Intensive Care Society's APACHE II study in Britain and Ireland--II: Outcome comparisons of intensive care units after adjustment for case mix by the American APACHE II method.

BMJ 1993; 307 doi: (Published 16 October 1993) Cite this as: BMJ 1993;307:977
  1. K M Rowan,
  2. J H Kerr,
  3. E Major,
  4. K McPherson,
  5. A Short,
  6. M P Vessey
  1. Department of Public Health and Primary Care, University of Oxford, Radcliffe Infirmary.

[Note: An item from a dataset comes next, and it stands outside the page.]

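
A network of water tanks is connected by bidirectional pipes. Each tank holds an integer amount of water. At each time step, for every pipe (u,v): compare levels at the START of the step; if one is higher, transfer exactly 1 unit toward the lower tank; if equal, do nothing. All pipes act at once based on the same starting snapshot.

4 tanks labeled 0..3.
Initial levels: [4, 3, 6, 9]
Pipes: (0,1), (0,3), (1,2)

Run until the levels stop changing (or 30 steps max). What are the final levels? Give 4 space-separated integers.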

    OBJECTIVES--To compare outcome between intensive care units in Britain and Ireland both before and after adjustment for case mix with the American APACHE II method and to validate the American APACHE II method in Britain and Ireland. DESIGN--Prospective, cohort study of consecutive admissions to intensive care units. SETTING--26 general intensive care units in Britain and Ireland. SUBJECTS--8796 admissions to the study intensive care units. MAIN OUTCOME MEASURE--Death or survival at discharge from intensive care unit and hospital. RESULTS--At discharge from both intensive care unit and hospital there was a greater than twofold variation in crude mortality between the 26 units. After adjustment for case mix, variations in mortality were still apparent. For four intensive care units the observed numbers of deaths were significantly different from the number predicted by the American APACHE II equation. The overall goodness of fit, or predictive ability, of the APACHE II equation for the British and Irish data was good, being only slightly inferior to that obtained when the equation was tested on the data from which it had been derived. When patients were grouped by various factors such as age and diagnosis, the equation did not adjust across the subgroups in a uniform manner. CONCLUSIONS--The American APACHE II equation did not fit the British and Irish data. Use of the American equation could be of advantage or disadvantage to individual intensive care units, depending on the mix of patients treated.